"Padre nuestro, Goethe, que estás en los cielos": así comienza un poema de Gabriela Mistral.
Pero donde escribió "cielos" hubiera debido escribir "Olimpo", porque para el mundo hispánico Goethe viene a ser un sinónimo de lo divino, y por tanto de lo extraño.

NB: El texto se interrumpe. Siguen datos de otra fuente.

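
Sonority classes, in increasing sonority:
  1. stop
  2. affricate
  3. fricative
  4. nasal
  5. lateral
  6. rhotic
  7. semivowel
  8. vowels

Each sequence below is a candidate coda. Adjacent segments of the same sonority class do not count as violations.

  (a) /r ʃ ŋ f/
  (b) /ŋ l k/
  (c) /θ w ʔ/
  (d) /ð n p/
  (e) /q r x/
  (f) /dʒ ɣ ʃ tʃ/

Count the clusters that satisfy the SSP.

0

(a) /r ʃ ŋ f/: profile 6-3-4-3 — violates.
(b) /ŋ l k/: profile 4-5-1 — violates.
(c) /θ w ʔ/: profile 3-7-1 — violates.
(d) /ð n p/: profile 3-4-1 — violates.
(e) /q r x/: profile 1-6-3 — violates.
(f) /dʒ ɣ ʃ tʃ/: profile 2-3-3-2 — violates.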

Los españoles y los latinoamericanos somos humanos, demasiado humanos, y los cielos, para nosotros, son una especie de casa que nos ha sido prometida, lo que no era el caso con los viejos helenos, tan sabios. Por otra parte, si tuviésemos que elegir entre Apolo y Dionisos, es seguro que preguntaríamos "¿Y por qué no Adán?" Pero si no fuese posible elegir a Adán, entonces la apuesta correría a favor de Dionisos. Y Goethe, no hace falta recordarlo, además de divino era apolíneo.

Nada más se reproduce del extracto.